Anyone know the aires in alicante-torreveya region, particulary guadamar segura. found site there Les Marilles, which is in acsi but not open according camping europe book. staying in peniscola for time being as husband not well still. Wendy


----------



## 101405 (Oct 15, 2006)

*spannish aires*

Sorry to hear your husband not well , you can visit the local health centre and get attention by paying a small sum or use your e111 card. I would not wild camp in the Alicante area or stop on the autovia along that stretch . MY advice is use a campsite,


----------



## 101405 (Oct 15, 2006)

*me again*

Me again ! good little site at Oliva. called Eurocamping next to beach good clean site english owned for 30yr, lots of winter stayers , great food in resturant,


----------



## C7KEN (May 27, 2005)

I noticed around 5 continental vans camped overnight at the Alicante end of Guardamar beach last Sunday when I walked the dog. However I am with Silvasurfer on this I will not wild camp on this piece of coast there are too many chancers about. See this link its cheap and safe but maybe too far up the coast for you.
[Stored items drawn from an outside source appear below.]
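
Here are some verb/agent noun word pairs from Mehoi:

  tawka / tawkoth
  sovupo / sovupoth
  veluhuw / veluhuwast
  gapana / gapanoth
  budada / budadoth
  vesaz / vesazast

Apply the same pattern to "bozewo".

bozewoth

vesaz and budada both have last vowel 'a' yet inflect differently (vesazast, budadoth), so the last vowel is not what conditions the rule; whether the stem ends in a vowel or a consonant is.
"bozewo" ends in a vowel. The stems ending in a vowel (budada → budadoth, sovupo → sovupoth, gapana → gapanoth) drop the final letter and add -oth.
So bozewo → bozewoth.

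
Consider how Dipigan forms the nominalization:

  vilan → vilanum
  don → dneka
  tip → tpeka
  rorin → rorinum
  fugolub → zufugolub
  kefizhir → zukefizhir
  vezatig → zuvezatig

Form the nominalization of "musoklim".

"musoklim" has 3 vowels. The stems with 3 vowels (kefizhir → zukefizhir, fugolub → zufugolub, vezatig → zuvezatig) add the prefix zu-.
So musoklim → zumusoklim.

zumusoklim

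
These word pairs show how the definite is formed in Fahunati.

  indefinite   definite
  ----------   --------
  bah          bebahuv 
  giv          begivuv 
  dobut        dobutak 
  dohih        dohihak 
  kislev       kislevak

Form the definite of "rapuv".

rapuvak

bah and dohih both end in -h yet inflect differently (bebahuv, dohihak), so the final letter is not what conditions the rule; the number of vowels is.
"rapuv" has 2 vowels. The stems with 2 vowels (dobut → dobutak, dohih → dohihak, kislev → kislevak) add -ak.
The other pattern: stems with 1 vowel add be- … -uv around the stem.
So rapuv → rapuvak.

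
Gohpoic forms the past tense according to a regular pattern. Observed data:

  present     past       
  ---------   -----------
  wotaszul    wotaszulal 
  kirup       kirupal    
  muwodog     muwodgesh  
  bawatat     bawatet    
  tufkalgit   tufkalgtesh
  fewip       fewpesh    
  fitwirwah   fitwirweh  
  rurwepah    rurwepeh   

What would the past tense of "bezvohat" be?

"bezvohat" has last vowel 'a'. The stems whose last vowel is 'a' (rurwepah → rurwepeh, fitwirwah → fitwirweh, bawatat → bawatet) change the last vowel to 'e'.
So bezvohat → bezvohet.

bezvohet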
Alternatively try the campsite at Santa Pola. I have not used it but its possible to walk to Guardamar. There are two good sites La Marina and Marchal but they are not cheap.
http://www.camperparkcostablanca.com/


----------



## SidT (May 9, 2005)

Hi Ken, The camper-stop on te link looks good and cheaper than some of the other sites I have seen posted.
Regds Sid


----------



## C7KEN (May 27, 2005)

Sid
What I do know about this aire is it is very safe, very convenient as you can walk down the road and get on a train where you can travel to other places including Alicante & Benidorm. The people are very nice, they are themselves motorhomers. From what I saw it is an excellent place for members to use as they have info on so many other inexpensive or free places to stop such as mojacar. You can get all your laundry washed that has built up since leaving the UK, You can relax in a hot tub,you can check up on whats new on this site with the free wi-fi. You can have fresh bread delivered next morning, If you have a problem with your van they will even get a mechanic for you. Now for 10e I think its got to be a very handy place for members, especially if they are down here for the first time. One month all inclusive there costs 300e. Very handy when the weather was cold as no restriction on electric use.


----------